Curious to see the found components ourself?

In [None]:
fig, axes = plt.subplots(3, 8, figsize=(9, 4),
                         subplot_kw={'xticks':[], 'yticks':[]},
                         gridspec_kw=dict(hspace=0.1, wspace=0.1))
for i, ax in enumerate(axes.flat):
    ax.imshow(pca.components_[i].reshape(28, 28), cmap=mpl.cm.binary)

One cool feature is that you can inverse the process to reconstruct the original image from only 154 components.

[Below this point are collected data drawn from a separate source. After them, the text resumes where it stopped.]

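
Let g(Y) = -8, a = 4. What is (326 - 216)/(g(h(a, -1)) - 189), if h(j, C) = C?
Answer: -110/197 ≈ -0.55838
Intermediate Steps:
(326 - 216)/(g(h(a, -1)) - 189) = (326 - 216)/(-8 - 189) = 110/(-197) = 110*(-1/197) = -110/197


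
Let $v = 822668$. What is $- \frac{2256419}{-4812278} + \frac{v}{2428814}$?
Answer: $\frac{4719664587385}{5844064089146} \approx 0.8076$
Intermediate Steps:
$- \frac{2256419}{-4812278} + \frac{v}{2428814} = - \frac{2256419}{-4812278} + \frac{822668}{2428814} = \left(-2256419\right) \left(- \frac{1}{4812278}\right) + 822668 \cdot \frac{1}{2428814} = \frac{2256419}{4812278} + \frac{411334}{1214407} = \frac{4719664587385}{5844064089146}$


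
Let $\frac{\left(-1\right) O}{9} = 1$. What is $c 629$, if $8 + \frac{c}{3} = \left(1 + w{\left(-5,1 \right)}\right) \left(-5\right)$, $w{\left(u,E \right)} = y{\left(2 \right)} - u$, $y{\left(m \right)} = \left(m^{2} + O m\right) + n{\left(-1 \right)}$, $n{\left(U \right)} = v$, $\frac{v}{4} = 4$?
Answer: $-90576$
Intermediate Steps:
$O = -9$ ($O = \left(-9\right) 1 = -9$)
$v = 16$ ($v = 4 \cdot 4 = 16$)
$n{\left(U \right)} = 16$
$y{\left(m \right)} = 16 + m^{2} - 9 m$ ($y{\left(m \right)} = \left(m^{2} - 9 m\right) + 16 = 16 + m^{2} - 9 m$)
$w{\left(u,E \right)} = 2 - u$ ($w{\left(u,E \right)} = \left(16 + 2^{2} - 18\right) - u = \left(16 + 4 - 18\right) - u = 2 - u$)
$c = -144$ ($c = -24 + 3 \left(1 + \left(2 - -5\right)\right) \left(-5\right) = -24 + 3 \left(1 + \left(2 + 5\right)\right) \left(-5\right) = -24 + 3 \left(1 + 7\right) \left(-5\right) = -24 + 3 \cdot 8 \left(-5\right) = -24 + 3 \left(-40\right) = -24 - 120 = -144$)
$c 629 = \left(-144\right) 629 = -90576$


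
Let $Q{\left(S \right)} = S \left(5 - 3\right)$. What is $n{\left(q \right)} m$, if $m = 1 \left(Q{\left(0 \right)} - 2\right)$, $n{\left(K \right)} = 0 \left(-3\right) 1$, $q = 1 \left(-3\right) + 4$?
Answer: $0$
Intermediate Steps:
$Q{\left(S \right)} = 2 S$ ($Q{\left(S \right)} = S 2 = 2 S$)
$q = 1$ ($q = -3 + 4 = 1$)
$n{\left(K \right)} = 0$ ($n{\left(K \right)} = 0 \cdot 1 = 0$)
$m = -2$ ($m = 1 \left(2 \cdot 0 - 2\right) = 1 \left(0 - 2\right) = 1 \left(-2\right) = -2$)
$n{\left(q \right)} m = 0 \left(-2\right) = 0$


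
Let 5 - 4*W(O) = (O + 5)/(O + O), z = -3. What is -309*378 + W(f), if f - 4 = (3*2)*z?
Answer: -13081693/112 ≈ -1.1680e+5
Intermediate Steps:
f = -14 (f = 4 + (3*2)*(-3) = 4 + 6*(-3) = 4 - 18 = -14)
W(O) = 5/4 - (5 + O)/(8*O) (W(O) = 5/4 - (O + 5)/(4*(O + O)) = 5/4 - (5 + O)/(4*(2*O)) = 5/4 - (5 + O)*1/(2*O)/4 = 5/4 - (5 + O)/(8*O))
-309*378 + W(f) = -309*378 + (⅛)*(-5 + 9*(-14))/(-14) = -116802 + (⅛)*(-1/14)*(-5 - 126) = -116802 + (⅛)*(-1/14)*(-131) = -116802 + 131/112 = -13081693/112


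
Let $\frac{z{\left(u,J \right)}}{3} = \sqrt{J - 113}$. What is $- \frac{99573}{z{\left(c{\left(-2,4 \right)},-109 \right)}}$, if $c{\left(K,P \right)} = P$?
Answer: $\frac{33191 i \sqrt{222}}{222} \approx 2227.6 i$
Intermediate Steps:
$z{\left(u,J \right)} = 3 \sqrt{-113 + J}$ ($z{\left(u,J \right)} = 3 \sqrt{J - 113} = 3 \sqrt{-113 + J}$)
$- \frac{99573}{z{\left(c{\left(-2,4 \right)},-109 \right)}} = - \frac{99573}{3 \sqrt{-113 - 109}} = - \frac{99573}{3 \sqrt{-222}} = - \frac{99573}{3 i \sqrt{222}} = - 99573 \left(- \frac{i \sqrt{222}}{666}\right) = \frac{33191 i \sqrt{222}}{222}$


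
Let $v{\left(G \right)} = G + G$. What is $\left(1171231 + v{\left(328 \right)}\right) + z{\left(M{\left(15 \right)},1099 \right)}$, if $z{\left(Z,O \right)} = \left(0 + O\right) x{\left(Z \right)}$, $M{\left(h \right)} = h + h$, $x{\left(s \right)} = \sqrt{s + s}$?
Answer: $1171887 + 2198 \sqrt{15} \approx 1.1804 \cdot 10^{6}$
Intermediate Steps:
$x{\left(s \right)} = \sqrt{2} \sqrt{s}$ ($x{\left(s \right)} = \sqrt{2 s} = \sqrt{2} \sqrt{s}$)
$v{\left(G \right)} = 2 G$
$M{\left(h \right)} = 2 h$
$z{\left(Z,O \right)} = O \sqrt{2} \sqrt{Z}$ ($z{\left(Z,O \right)} = \left(0 + O\right) \sqrt{2} \sqrt{Z} = O \sqrt{2} \sqrt{Z}$)
$\left(1171231 + v{\left(328 \right)}\right) + z{\left(M{\left(15 \right)},1099 \right)} = \left(1171231 + 2 \cdot 328\right) + 1099 \sqrt{2} \sqrt{2 \cdot 15} = \left(1171231 + 656\right) + 1099 \sqrt{2} \sqrt{30} = 1171887 + 2198 \sqrt{15}$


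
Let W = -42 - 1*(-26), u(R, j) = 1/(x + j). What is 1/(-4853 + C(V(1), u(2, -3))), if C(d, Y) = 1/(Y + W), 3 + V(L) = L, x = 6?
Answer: -47/228094 ≈ -0.00020606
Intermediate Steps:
V(L) = -3 + L
u(R, j) = 1/(6 + j)
W = -16 (W = -42 + 26 = -16)
C(d, Y) = 1/(-16 + Y) (C(d, Y) = 1/(Y - 16) = 1/(-16 + Y))
1/(-4853 + C(V(1), u(2, -3))) = 1/(-4853 + 1/(-16 + 1/(6 - 3))) = 1/(-4853 + 1/(-16 + 1/3)) = 1/(-4853 + 1/(-16 + ⅓)) = 1/(-4853 + 1/(-47/3)) = 1/(-4853 - 3/47) = 1/(-228094/47) = -47/228094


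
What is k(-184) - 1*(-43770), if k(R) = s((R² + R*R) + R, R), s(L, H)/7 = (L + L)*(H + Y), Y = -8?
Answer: -181471494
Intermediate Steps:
s(L, H) = 14*L*(-8 + H) (s(L, H) = 7*((L + L)*(H - 8)) = 7*((2*L)*(-8 + H)) = 7*(2*L*(-8 + H)) = 14*L*(-8 + H))
k(R) = 14*(-8 + R)*(R + 2*R²) (k(R) = 14*((R² + R*R) + R)*(-8 + R) = 14*((R² + R²) + R)*(-8 + R) = 14*(2*R² + R)*(-8 + R) = 14*(R + 2*R²)*(-8 + R) = 14*(-8 + R)*(R + 2*R²))
k(-184) - 1*(-43770) = 14*(-184)*(1 + 2*(-184))*(-8 - 184) - 1*(-43770) = 14*(-184)*(1 - 368)*(-192) + 43770 = 14*(-184)*(-367)*(-192) + 43770 = -181515264 + 43770 = -181471494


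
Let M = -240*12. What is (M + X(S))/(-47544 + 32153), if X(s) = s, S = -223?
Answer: 3103/15391 ≈ 0.20161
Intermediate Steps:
M = -2880
(M + X(S))/(-47544 + 32153) = (-2880 - 223)/(-47544 + 32153) = -3103/(-15391) = -3103*(-1/15391) = 3103/15391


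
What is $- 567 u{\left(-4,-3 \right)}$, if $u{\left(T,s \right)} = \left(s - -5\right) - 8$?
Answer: $3402$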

Any applications you can think of?

In [None]:
X_recovered = pca.inverse_transform(X_reduced)
print(X_recovered.shape)

In [None]:
for i in range(5):
    plot_digit(X_recovered[i])

In [None]:
pca = PCA(n_components = 154)
X_reduced = pca.fit_transform(X_train)


scaler = StandardScaler()
X_train = scaler.fit_transform(X_train)
X_train = scaler.transform(X_train)
X_test = scaler.transform(X_test)

log_clf = LogisticRegression(multi_class="multinomial", solver="lbfgs", max_iter=2000, random_state=42)
t0 = time.time()
log_clf.fit(X_train, y_train)
t1 = time.time()

In [None]:
print("Training took {:.2f}s".format(t1 - t0))

In [None]:
y_pred = log_clf.predict(X_test)
accuracy_score(y_test, y_pred)

Now apply PCA on both train and test data and train again

In [None]:
X_train_reduced = pca.transform(X_train)
X_test_reduced = pca.transform(X_test)

log_clf_pca = LogisticRegression(multi_class="multinomial", solver="lbfgs",max_iter=2000, random_state=42)
t0 = time.time()
log_clf_pca.fit(X_train_reduced, y_train)
t1 = time.time()

print("Training took {:.2f}s".format(t1 - t0))
y_pred = log_clf_pca.predict(X_test_reduced)
accuracy_score(y_test, y_pred)

#### The training is much faster however it comes with the cost of a degraded accuracy. 
- PCA is not the main tool used to improve accuracy. Its purpose is stated at the beginning and it is up to us to see how to leverage those informations for model interpretability, compression as well as visualisation.